A team from the University of California Santa Barbara has developed a technique for continuous monitoring of the saturation of drugs in the bloodstream. While technology has existed to monitor saturation at intervals, and to continuously monitor certain specific substances like glucose, this is the first potentially modular, continuous sensor.
This could allow doctors to more quickly and accurately determine the right dosing for a sensitive medication in a personal, customized way. The sensor is called MEDIC, which stands for microfluidic electrochemical detector for in vivo continuous monitoring.
"MEDIC’s real-time measurement capabilities could establish a new paradigm in therapeutic drug monitoring, with immediate applications in acute care," Brian Scott Ferguson and his co-authors wrote in a paper published in Science Translational Medicine. "As reported in the literature, drug dosing strategies based on pharmacokinetic models using physiological parameters such as sex, mass, or body surface area often fail to capture clinically important inter- and intrapatient variability. This may, in part, account for the inconsistencies often observed in response to therapy, wherein patients receiving similar doses of DOX, for example, exhibit markedly different toxic and therapeutic responses."

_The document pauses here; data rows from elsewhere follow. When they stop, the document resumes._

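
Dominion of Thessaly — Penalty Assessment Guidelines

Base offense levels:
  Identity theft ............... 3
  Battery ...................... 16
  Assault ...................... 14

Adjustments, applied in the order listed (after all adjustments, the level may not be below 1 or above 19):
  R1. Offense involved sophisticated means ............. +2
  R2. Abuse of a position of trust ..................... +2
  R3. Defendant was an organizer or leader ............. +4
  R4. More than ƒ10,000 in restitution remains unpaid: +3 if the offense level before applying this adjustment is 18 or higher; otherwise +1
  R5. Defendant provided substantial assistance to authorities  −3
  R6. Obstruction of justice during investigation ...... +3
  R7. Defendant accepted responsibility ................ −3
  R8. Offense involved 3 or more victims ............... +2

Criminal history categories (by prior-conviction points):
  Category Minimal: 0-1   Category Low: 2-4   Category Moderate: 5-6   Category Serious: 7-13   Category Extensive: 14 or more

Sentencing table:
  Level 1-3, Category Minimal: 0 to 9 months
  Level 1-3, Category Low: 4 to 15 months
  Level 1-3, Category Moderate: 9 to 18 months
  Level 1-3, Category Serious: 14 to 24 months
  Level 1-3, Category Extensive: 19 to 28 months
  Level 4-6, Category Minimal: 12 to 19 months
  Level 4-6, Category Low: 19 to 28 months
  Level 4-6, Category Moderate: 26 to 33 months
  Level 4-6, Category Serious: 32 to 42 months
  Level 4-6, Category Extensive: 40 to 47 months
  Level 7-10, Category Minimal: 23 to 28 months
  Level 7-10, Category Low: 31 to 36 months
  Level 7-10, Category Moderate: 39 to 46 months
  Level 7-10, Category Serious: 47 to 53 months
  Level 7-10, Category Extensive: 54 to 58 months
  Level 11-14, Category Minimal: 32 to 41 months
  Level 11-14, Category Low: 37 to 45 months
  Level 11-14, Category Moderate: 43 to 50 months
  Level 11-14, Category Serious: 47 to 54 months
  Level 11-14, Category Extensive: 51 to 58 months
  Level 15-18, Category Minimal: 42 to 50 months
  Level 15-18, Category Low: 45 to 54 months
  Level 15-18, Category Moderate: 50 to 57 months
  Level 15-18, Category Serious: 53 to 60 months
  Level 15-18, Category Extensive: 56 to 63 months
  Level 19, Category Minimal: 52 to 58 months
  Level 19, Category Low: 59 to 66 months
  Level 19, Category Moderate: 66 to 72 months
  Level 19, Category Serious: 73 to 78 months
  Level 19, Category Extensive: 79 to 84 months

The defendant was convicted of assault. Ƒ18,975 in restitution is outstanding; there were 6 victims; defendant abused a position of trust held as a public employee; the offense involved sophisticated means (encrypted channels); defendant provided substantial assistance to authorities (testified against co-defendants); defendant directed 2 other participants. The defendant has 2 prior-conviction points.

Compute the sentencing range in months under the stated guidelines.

Base offense level for assault: 14.
R1 applies: 14 + 2 = 16.
R2 applies: 16 + 2 = 18.
R3 applies: 18 + 4 = 22.
R4 applies (level before this adjustment is 22 ≥ 18, so +3): 22 + 3 = 25.
R5 applies: 25 − 3 = 22.
R6 does not apply.
R8 applies: 22 + 2 = 24.
Level 24 exceeds the maximum of 19; capped at 19.
Final offense level: 19.
Criminal history: 2 prior points → Category Low (2-4).
Level 19 falls in the 19 band.
Grid: Level 19 × Category Low = 59-66 months.

59-66 months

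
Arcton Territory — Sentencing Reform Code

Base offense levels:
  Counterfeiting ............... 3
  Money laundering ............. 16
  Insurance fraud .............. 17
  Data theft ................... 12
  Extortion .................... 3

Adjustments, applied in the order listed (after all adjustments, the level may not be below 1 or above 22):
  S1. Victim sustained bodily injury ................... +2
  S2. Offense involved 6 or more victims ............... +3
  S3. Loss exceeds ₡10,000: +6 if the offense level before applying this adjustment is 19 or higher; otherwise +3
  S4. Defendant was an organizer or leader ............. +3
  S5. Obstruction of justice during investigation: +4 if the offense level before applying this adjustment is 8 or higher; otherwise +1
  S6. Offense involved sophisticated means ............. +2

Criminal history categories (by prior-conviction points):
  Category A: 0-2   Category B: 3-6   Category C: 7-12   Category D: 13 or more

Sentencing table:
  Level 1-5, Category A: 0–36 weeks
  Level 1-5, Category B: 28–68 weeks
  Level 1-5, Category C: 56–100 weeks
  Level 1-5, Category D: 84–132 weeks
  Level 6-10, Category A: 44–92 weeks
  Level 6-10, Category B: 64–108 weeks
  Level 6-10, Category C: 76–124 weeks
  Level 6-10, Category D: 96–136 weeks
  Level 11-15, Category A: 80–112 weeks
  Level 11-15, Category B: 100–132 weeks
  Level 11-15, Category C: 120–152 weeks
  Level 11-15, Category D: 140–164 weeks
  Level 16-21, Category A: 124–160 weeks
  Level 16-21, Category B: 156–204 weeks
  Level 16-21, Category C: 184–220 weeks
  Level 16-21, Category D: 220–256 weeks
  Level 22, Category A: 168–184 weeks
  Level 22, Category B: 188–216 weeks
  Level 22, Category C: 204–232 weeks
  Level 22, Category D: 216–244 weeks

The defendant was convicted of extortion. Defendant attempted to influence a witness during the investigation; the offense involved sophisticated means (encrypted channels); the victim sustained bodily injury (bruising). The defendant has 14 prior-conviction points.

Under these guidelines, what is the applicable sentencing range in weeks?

96-136 weeks

Base offense level for extortion: 3.
S1 applies: 3 + 2 = 5.
S2 does not apply.
S4 does not apply.
S5 applies (level before this adjustment is 5 < 8, so +1): 5 + 1 = 6.
S6 applies: 6 + 2 = 8.
Final offense level: 8.
Criminal history: 14 prior points → Category D (13+).
Level 8 falls in the 6-10 band.
Grid: Level 6-10 × Category D = 96-136 weeks.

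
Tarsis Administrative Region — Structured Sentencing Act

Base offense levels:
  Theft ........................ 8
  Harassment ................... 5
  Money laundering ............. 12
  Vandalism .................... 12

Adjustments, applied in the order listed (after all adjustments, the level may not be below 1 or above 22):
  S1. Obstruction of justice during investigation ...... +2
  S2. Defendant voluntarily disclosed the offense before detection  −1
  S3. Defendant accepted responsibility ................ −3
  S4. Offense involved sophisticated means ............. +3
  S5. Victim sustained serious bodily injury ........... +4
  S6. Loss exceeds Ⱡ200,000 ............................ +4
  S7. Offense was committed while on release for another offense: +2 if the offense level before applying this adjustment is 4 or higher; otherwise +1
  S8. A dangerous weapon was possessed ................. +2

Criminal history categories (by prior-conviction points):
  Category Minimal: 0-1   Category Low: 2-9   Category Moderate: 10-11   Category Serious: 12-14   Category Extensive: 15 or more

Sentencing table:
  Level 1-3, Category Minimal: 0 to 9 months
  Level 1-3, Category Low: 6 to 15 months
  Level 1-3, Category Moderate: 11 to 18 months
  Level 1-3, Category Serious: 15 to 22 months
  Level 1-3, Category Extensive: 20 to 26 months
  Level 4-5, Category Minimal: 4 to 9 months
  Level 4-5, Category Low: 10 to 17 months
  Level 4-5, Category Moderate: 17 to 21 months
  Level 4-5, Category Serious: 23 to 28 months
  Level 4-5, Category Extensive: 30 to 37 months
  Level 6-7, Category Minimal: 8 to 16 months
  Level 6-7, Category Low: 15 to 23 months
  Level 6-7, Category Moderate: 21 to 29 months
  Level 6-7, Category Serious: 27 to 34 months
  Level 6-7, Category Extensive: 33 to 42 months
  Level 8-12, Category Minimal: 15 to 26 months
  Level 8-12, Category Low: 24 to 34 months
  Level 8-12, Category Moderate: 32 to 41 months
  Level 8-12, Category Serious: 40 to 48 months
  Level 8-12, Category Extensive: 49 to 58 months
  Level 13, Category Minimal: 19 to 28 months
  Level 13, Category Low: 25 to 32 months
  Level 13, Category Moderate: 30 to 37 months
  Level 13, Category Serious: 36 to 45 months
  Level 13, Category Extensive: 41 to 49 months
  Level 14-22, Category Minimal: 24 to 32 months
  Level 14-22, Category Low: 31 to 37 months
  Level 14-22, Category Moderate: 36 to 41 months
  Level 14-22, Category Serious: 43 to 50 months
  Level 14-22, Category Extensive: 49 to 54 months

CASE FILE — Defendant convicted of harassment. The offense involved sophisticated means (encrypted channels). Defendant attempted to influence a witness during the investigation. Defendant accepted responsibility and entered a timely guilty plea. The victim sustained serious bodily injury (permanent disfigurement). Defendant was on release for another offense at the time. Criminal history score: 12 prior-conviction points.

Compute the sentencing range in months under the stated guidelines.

Base offense level for harassment: 5.
S1 applies: 5 + 2 = 7.
S2 does not apply.
S3 applies: 7 − 3 = 4.
S4 applies: 4 + 3 = 7.
S5 applies: 7 + 4 = 11.
S6 does not apply.
S7 applies (level before this adjustment is 11 ≥ 4, so +2): 11 + 2 = 13.
S8 does not apply.
Final offense level: 13.
Criminal history: 12 prior points → Category Serious (12-14).
Level 13 falls in the 13 band.
Grid: Level 13 × Category Serious = 36-45 months.

36-45 months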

The team has tested the sensor in rats and on a simulated bloodstream, but has not yet done a human trial. In theory, the small biosensor would be hooked up to a probe, which is inserted into a vein. The probe consists of a molecule called an aptamer attached to a gold electrode, with a filter to keep out blood cells. In rats, scientists were able to detect doxorubicin, a cancer drug, and kanamycin, an antibiotic.
Continuous glucose monitoring, though still relatively new, is shaping up to be a game changer in diabetes management. It's one of the key pieces in the development of an "artificial pancreas" for patients with diabetes.
Unlike diabetes, which is a chronic condition, the MEDIC team's initial testing was for acute conditions. They only tested the probe for a few hours at a time, rather than for days or weeks. But longer term monitoring is only one of the team's future plans.
"We also foresee numerous opportunities for extending the capabilities of MEDIC, for example, simultaneously measuring the drug being administered as well as the biomarkers indicative of the patient’s response to that drug by integrating multiple probes into one device," they write. "This would facilitate a closed feedback loop between the drug and the patient’s response, which can then be adjusted to continuously deliver an optimal therapeutic dose in real time."
One area where this might be especially helpful, the authors suggest, is in regulating drugs for organ transplants, which are tricky to get right and potentially risky if incorrectly prescribed.